Program Notes
Bruch: Octet in B-flat major for Strings
Max Bruch’s G minor Violin Concerto accounts for almost all of his exposure in modern concert life. Two of his other works for solo instrument with orchestra appear occasionally on programs: his Kol Nidrei for cello, and his Scottish Fantasy for violin. He wrote several splendid chamber works, unconscionably ignored apart from his Eight Pieces for Clarinet, Viola, and Piano, Opus 83.
Bruch was blessed with longevity: he was born at the beginning of 1838, just a decade after the passing of Beethoven, Weber, and Schubert, and he died in late 1920, three months shy of his eighty-third birthday, at a time when Stravinsky was already very famous, Schoenberg was tumbling into dodecaphony, Bartók had his first two string quartets behind him, and microtonal music was well enough established that in some places it was being viewed as the next big thing. Bruch did not relate to any of this. In fact, it is probably true that he never wrote a really avant-garde piece in his life. What he was composing in 1920 did not differ in its musical fundamentals from what he had composed when he first walked into the spotlight seventy years before.
It was his fate to remain in the shadow of Johannes Brahms, who was five years his elder. In 1907 he offered an assessment in a conversation with the American musical chronicler Arthur Abell:
Brahms was a far greater composer than I am for several reasons. First of all he was much more original. He always went his own way. He cared not at all about the public reaction or what the critics wrote. . . . I had a wife and children to support and educate. I was compelled to earn money
with my compositions. Therefore I had to write works that were pleasing and easily understood. I never wrote down to the public; my artistic conscience would never permit me to do that. I always composed good music but it was music that sold readily. There was never anything to quarrel about in my music as there was in that of Brahms.

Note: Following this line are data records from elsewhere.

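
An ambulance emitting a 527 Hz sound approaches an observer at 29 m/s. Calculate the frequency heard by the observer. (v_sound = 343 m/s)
f_obs = f·v/(v − v_s) = 575.7 Hz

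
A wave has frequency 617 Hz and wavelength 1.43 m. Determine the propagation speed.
v = fλ = 882.3 m/s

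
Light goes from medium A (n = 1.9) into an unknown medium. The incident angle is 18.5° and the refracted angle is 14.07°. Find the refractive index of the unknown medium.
n₂ = n₁·sin θ₁ / sin θ₂ = 2.48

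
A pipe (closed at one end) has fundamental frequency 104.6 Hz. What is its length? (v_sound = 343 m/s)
L = v/(4f₁) = 0.8198 m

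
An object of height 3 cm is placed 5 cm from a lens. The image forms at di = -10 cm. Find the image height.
hi = (-di/do) × ho = 6 cm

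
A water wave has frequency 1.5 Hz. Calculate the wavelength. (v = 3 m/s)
λ = v/f = 2 m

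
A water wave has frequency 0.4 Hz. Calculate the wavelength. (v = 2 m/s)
λ = v/f = 5 m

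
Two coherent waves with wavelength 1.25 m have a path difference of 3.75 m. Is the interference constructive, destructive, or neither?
constructive — path difference = 3λ, a whole number of wavelengths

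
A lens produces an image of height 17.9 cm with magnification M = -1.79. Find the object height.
ho = |hi|/|M| = 10 cm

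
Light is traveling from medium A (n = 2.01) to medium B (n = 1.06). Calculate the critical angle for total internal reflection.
θc = arcsin(n₂/n₁) = 31.83°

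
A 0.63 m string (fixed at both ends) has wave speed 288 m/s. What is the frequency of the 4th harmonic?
fₙ = nv/(2L) = 914.3 Hz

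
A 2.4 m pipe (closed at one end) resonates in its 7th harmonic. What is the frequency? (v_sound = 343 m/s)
fₙ = nv/(4L) = 250.1 Hz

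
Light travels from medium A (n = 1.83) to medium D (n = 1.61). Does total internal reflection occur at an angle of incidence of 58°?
θc = arcsin(n₂/n₁) = 61.62°; 58° < θc, so no — the ray refracts.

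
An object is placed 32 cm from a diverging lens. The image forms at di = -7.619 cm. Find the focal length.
1/f = 1/do + 1/di → f = -10 cm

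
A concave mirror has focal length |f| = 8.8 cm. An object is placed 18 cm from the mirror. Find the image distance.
f = +8.8 cm (concave); 1/di = 1/f − 1/do → di = 17.22 cm (real image, in front of mirror)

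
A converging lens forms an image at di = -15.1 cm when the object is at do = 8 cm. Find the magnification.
M = −di/do = 1.887 (upright image)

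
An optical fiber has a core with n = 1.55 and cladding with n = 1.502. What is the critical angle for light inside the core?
θc = arcsin(n_cladding/n_core) = 75.7°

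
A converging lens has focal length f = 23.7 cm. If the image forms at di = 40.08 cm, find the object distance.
1/do = 1/f − 1/di → do = 57.99 cm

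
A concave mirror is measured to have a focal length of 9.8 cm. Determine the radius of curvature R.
R = 2|f| = 19.6 cm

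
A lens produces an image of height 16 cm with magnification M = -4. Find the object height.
ho = |hi|/|M| = 4 cm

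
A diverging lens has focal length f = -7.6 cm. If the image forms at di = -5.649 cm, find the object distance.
1/do = 1/f − 1/di → do = 22.01 cm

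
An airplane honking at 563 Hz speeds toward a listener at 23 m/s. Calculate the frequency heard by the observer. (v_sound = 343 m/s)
f_obs = f·v/(v − v_s) = 603.5 Hz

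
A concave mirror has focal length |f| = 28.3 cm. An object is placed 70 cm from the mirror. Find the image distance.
f = +28.3 cm (concave); 1/di = 1/f − 1/do → di = 47.51 cm (real image, in front of mirror)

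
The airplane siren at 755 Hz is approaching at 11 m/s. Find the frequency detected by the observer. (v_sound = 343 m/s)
f_obs = f·v/(v − v_s) = 780 Hz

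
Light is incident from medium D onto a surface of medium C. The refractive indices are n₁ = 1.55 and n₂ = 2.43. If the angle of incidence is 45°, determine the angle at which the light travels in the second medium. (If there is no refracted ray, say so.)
sin θ₂ = (n₁/n₂)·sin θ₁ = 0.451 → θ₂ = 26.81°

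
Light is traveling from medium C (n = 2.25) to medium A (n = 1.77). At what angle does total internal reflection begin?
θc = arcsin(n₂/n₁) = 51.88°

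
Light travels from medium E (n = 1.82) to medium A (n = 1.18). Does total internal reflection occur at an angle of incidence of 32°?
θc = arcsin(n₂/n₁) = 40.42°; 32° < θc, so no — the ray refracts.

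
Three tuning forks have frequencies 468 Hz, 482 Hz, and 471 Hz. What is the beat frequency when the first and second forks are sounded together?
14 Hz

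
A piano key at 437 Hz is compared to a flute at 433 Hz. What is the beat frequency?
4 Hz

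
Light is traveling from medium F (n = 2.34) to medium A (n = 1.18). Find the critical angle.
θc = arcsin(n₂/n₁) = 30.28°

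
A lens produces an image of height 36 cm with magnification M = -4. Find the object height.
ho = |hi|/|M| = 9 cm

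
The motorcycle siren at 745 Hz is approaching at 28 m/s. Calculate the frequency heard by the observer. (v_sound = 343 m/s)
f_obs = f·v/(v − v_s) = 811.2 Hz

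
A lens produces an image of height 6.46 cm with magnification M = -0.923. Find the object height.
ho = |hi|/|M| = 6.999 cm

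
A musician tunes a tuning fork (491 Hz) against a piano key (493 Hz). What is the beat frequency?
2 Hz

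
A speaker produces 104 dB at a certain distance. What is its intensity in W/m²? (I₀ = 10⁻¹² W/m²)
I = I₀·10^(β/10) = 2.51 × 10⁻² W/m²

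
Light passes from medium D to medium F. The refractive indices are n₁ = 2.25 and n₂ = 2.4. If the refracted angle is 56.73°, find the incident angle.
sin θ₁ = (n₂/n₁)·sin θ₂ → θ₁ = 63.1°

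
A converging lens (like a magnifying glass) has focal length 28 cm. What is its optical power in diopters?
P = 1/f = 3.571 D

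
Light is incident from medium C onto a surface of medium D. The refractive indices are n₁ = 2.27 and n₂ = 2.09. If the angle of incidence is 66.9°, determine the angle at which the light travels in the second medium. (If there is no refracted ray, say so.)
sin θ₂ = (n₁/n₂)·sin θ₁ = 0.999 → θ₂ = 87.49°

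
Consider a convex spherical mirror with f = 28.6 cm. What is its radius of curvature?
R = 2|f| = 57.2 cm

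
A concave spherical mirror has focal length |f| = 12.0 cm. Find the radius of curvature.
R = 2|f| = 24 cm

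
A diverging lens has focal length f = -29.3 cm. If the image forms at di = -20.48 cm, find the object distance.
1/do = 1/f − 1/di → do = 68.03 cm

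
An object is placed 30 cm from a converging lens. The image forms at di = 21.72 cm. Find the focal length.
1/f = 1/do + 1/di → f = 12.6 cm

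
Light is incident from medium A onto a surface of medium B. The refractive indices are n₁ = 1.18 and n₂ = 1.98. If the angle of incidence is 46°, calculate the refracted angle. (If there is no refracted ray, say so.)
sin θ₂ = (n₁/n₂)·sin θ₁ = 0.4287 → θ₂ = 25.38°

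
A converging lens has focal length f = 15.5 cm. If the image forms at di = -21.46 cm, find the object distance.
1/do = 1/f − 1/di → do = 9 cm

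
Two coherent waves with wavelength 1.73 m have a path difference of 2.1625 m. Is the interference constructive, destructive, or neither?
neither (partial) — path difference = 1.25λ, neither a whole number of wavelengths nor an odd multiple of λ/2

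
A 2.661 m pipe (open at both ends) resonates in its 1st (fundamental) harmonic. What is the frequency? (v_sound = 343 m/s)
fₙ = nv/(2L) = 64.45 Hz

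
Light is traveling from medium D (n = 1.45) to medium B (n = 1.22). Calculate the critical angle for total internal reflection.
θc = arcsin(n₂/n₁) = 57.29°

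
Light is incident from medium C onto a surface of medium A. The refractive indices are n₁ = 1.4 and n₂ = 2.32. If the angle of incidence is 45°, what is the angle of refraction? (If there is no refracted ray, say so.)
sin θ₂ = (n₁/n₂)·sin θ₁ = 0.4267 → θ₂ = 25.26°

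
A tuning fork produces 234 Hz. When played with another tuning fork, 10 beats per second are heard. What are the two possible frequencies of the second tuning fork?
f₂ = 234 ± 10 Hz → 244 Hz or 224 Hz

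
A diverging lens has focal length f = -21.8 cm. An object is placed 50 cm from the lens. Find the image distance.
1/di = 1/f − 1/do → di = -15.18 cm (virtual image)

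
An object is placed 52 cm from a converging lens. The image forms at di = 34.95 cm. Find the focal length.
1/f = 1/do + 1/di → f = 20.9 cm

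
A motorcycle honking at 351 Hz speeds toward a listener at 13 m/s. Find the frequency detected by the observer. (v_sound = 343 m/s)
f_obs = f·v/(v − v_s) = 364.8 Hz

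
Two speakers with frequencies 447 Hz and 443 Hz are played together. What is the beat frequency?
4 Hz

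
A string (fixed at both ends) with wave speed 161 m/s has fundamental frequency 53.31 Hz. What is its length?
L = v/(2f₁) = 1.51 m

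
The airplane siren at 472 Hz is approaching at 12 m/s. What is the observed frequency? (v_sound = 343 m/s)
f_obs = f·v/(v − v_s) = 489.1 Hz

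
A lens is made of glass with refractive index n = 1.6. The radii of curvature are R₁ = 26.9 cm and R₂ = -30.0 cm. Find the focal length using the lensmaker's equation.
1/f = (n − 1)(1/R₁ − 1/R₂) → f = 23.64 cm (converging lens)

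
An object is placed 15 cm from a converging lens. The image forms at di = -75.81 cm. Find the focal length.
1/f = 1/do + 1/di → f = 18.7 cm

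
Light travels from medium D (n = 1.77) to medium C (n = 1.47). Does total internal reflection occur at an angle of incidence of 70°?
θc = arcsin(n₂/n₁) = 56.15°; 70° > θc, so yes — total internal reflection.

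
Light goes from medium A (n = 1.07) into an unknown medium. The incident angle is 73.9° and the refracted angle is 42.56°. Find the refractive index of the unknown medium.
n₂ = n₁·sin θ₁ / sin θ₂ = 1.52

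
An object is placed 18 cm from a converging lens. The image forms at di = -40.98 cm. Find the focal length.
1/f = 1/do + 1/di → f = 32.1 cm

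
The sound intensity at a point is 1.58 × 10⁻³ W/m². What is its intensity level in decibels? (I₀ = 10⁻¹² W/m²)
β = 10·log₁₀(I/I₀) = 91.99 dB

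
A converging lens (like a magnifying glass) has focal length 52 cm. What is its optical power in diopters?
P = 1/f = 1.923 D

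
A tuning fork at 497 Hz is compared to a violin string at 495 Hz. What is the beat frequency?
2 Hz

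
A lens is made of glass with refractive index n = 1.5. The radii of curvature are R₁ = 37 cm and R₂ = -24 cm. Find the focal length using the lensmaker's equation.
1/f = (n − 1)(1/R₁ − 1/R₂) → f = 29.11 cm (converging lens)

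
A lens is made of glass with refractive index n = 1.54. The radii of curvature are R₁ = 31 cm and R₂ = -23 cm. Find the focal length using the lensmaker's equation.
1/f = (n − 1)(1/R₁ − 1/R₂) → f = 24.45 cm (converging lens)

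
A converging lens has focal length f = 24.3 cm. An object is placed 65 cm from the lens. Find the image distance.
1/di = 1/f − 1/do → di = 38.81 cm (real image)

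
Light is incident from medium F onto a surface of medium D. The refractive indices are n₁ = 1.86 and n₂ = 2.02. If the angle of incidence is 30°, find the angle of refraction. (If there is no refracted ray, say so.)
sin θ₂ = (n₁/n₂)·sin θ₁ = 0.4604 → θ₂ = 27.41°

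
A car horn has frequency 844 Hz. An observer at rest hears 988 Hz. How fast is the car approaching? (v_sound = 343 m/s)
v_s = v·(1 − f/f_obs) = 49.99 m/s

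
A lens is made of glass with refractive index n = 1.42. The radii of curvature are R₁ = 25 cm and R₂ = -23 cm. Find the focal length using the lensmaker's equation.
1/f = (n − 1)(1/R₁ − 1/R₂) → f = 28.52 cm (converging lens)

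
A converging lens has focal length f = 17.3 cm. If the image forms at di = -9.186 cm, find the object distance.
1/do = 1/f − 1/di → do = 6 cm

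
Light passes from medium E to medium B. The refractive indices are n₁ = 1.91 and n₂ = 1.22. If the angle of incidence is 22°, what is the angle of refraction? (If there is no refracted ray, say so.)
sin θ₂ = (n₁/n₂)·sin θ₁ = 0.5865 → θ₂ = 35.91°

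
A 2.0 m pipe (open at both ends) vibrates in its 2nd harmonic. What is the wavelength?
λₙ = 2L/n = 2 m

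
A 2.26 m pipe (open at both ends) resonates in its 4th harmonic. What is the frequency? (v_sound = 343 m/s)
fₙ = nv/(2L) = 303.5 Hz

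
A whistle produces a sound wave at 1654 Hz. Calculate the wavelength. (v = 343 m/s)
λ = v/f = 0.2074 m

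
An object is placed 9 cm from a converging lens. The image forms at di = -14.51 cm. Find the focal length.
1/f = 1/do + 1/di → f = 23.7 cm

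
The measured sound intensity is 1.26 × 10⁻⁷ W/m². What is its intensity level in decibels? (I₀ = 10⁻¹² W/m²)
β = 10·log₁₀(I/I₀) = 51 dB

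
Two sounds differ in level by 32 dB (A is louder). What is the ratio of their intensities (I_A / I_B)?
I_A/I_B = 10^(Δβ/10) = 1585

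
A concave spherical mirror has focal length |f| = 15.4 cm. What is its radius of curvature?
R = 2|f| = 30.8 cm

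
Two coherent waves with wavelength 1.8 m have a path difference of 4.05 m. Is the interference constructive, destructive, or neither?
neither (partial) — path difference = 2.25λ, neither a whole number of wavelengths nor an odd multiple of λ/2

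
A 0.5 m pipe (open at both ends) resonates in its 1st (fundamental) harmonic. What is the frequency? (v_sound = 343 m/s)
fₙ = nv/(2L) = 343 Hz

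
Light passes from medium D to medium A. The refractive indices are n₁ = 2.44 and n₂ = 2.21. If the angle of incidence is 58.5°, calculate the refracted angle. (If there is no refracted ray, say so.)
sin θ₂ = (n₁/n₂)·sin θ₁ = 0.9414 → θ₂ = 70.28°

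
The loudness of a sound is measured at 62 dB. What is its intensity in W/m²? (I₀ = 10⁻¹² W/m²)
I = I₀·10^(β/10) = 1.58 × 10⁻⁶ W/m²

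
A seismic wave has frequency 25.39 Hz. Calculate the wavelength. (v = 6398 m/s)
λ = v/f = 252 m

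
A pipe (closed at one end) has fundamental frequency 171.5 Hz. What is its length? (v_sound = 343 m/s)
L = v/(4f₁) = 0.5 m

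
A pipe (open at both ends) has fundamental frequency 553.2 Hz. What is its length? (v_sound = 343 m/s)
L = v/(2f₁) = 0.31 m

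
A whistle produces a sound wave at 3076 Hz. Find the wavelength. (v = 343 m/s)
λ = v/f = 0.1115 m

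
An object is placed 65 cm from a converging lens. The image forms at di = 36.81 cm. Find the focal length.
1/f = 1/do + 1/di → f = 23.5 cm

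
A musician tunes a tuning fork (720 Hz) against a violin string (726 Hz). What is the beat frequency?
6 Hz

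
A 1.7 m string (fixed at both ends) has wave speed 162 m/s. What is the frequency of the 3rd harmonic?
fₙ = nv/(2L) = 142.9 Hz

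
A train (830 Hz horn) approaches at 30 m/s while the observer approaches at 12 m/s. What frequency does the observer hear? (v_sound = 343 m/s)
f_obs = f·(v + v_o)/(v − v_s) = 941.4 Hz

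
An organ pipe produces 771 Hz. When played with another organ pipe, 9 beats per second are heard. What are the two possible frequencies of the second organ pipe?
f₂ = 771 ± 9 Hz → 780 Hz or 762 Hz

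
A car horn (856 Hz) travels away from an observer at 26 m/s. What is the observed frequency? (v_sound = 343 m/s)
f_obs = f·v/(v + v_s) = 795.7 Hz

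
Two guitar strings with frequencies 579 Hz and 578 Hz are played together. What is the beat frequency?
1 Hz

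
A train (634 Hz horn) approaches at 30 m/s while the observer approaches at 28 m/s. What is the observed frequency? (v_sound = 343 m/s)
f_obs = f·(v + v_o)/(v − v_s) = 751.5 Hz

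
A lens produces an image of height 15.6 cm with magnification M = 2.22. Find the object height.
ho = |hi|/|M| = 7.027 cm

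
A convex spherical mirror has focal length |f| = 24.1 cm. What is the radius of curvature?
R = 2|f| = 48.2 cm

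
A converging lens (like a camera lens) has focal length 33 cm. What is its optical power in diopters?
P = 1/f = 3.03 D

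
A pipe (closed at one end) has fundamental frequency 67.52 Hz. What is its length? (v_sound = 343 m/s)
L = v/(4f₁) = 1.27 m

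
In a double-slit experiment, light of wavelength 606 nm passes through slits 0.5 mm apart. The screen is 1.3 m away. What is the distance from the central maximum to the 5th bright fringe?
y = mλL/d = 7.878 mm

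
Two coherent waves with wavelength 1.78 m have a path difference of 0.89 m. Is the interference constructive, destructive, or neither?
destructive — path difference = 0.5λ, an odd multiple of λ/2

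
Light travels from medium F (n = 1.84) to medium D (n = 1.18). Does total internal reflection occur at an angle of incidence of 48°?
θc = arcsin(n₂/n₁) = 39.89°; 48° > θc, so yes — total internal reflection.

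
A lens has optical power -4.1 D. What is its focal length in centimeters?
f = 1/P = -24.39 cm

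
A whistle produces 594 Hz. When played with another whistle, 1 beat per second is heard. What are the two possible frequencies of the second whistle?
f₂ = 594 ± 1 Hz → 595 Hz or 593 Hz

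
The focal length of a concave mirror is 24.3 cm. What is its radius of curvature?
R = 2|f| = 48.6 cm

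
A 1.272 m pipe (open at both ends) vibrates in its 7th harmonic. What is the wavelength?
λₙ = 2L/n = 0.3634 m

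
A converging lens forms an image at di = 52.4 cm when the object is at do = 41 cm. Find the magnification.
M = −di/do = -1.278 (inverted image)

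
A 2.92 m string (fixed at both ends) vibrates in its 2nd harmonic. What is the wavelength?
λₙ = 2L/n = 2.92 m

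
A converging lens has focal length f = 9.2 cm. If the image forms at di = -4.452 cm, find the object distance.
1/do = 1/f − 1/di → do = 3 cm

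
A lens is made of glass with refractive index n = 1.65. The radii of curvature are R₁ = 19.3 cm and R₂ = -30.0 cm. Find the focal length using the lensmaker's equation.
1/f = (n − 1)(1/R₁ − 1/R₂) → f = 18.07 cm (converging lens)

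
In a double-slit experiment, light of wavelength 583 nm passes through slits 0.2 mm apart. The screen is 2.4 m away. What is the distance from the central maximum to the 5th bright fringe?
y = mλL/d = 34.98 mm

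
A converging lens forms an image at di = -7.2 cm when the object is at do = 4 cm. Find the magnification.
M = −di/do = 1.8 (upright image)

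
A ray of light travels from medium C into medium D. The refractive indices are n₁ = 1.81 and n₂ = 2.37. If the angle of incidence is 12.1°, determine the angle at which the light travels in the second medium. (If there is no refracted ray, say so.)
sin θ₂ = (n₁/n₂)·sin θ₁ = 0.1601 → θ₂ = 9.212°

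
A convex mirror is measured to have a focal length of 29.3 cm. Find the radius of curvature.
R = 2|f| = 58.6 cm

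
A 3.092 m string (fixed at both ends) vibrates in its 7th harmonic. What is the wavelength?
λₙ = 2L/n = 0.8834 m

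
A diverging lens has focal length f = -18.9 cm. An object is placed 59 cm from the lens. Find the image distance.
1/di = 1/f − 1/do → di = -14.31 cm (virtual image)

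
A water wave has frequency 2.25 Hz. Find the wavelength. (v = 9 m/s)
λ = v/f = 4 m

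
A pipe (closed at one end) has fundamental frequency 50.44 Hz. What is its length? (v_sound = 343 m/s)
L = v/(4f₁) = 1.7 m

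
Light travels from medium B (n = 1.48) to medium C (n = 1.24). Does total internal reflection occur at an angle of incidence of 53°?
θc = arcsin(n₂/n₁) = 56.91°; 53° < θc, so no — the ray refracts.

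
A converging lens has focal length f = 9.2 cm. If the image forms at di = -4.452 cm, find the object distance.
1/do = 1/f − 1/di → do = 3 cm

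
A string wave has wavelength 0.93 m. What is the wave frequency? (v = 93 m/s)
f = v/λ = 100 Hz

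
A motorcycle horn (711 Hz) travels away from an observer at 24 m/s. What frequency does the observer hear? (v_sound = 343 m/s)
f_obs = f·v/(v + v_s) = 664.5 Hz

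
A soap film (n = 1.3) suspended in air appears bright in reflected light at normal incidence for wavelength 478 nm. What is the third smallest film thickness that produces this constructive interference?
2nt = (m − ½)λ with m = 3 → t = (m − ½)λ/(2n) = 459.6 nm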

A forcible reminder of this is his three-movement Octet for Strings, one of several chamber works clustered at the end of his life. Chamber music was not high among Bruch’s priorities for most of his career. In 1849 (when he was eleven), he had produced an appealing Septet for clarinet, bassoon, horn, violin, viola, cello, and double bass—a big piece of a half-hour’s duration that clearly owes a lot to Beethoven’s similarly scored and ever-popular Septet, as well as to the language of Schubert. Also early on, between 1856 and 1860, while he was still a student, he produced a piano trio and two string quartets. He composed a piano quintet in 1886, though it remained unpublished for more than a century.
Signing off on the manuscript of his String Octet, on March 6, 1920, Bruch wrote that he had derived it from a Quintet written from January through March 1919. (It was one of three string quintets he penned that year, the other two surviving in the form he originally envisaged.) One hears “Brahmsian majesty” in the relaxed theme of the opening, which Bruch grants to the rich-toned first viola. The movement builds in energy and grandeur throughout its sonata-form layout. The Adagio maintains a generally pensive character, although a march-like passage and then a lyrical expanse (with Brahmsian rhythms of two beats vs. three) provide contrast toward the end. The juxtaposition of these disparate sections may invite comparison to Schumann.
The “wind-up” opening to the finale has much in common with the analogous spot in Bruch’s G minor Violin Concerto. Perhaps the high-point of this movement is its second theme, which begins deep within the ensemble’s texture, enunciated by first cello (with rich harmonization from second viola), and is taken up by the group as a whole. It alternates with the rather Mendelssohnian first theme to create a conclusion that is both invigorating and memorable.—James M. Keller
James M. Keller is Program Annotator of the San Francisco Symphony and the New York Philharmonic. He is the author of Chamber Music: A Listener’s Guide, published by Oxford University Press.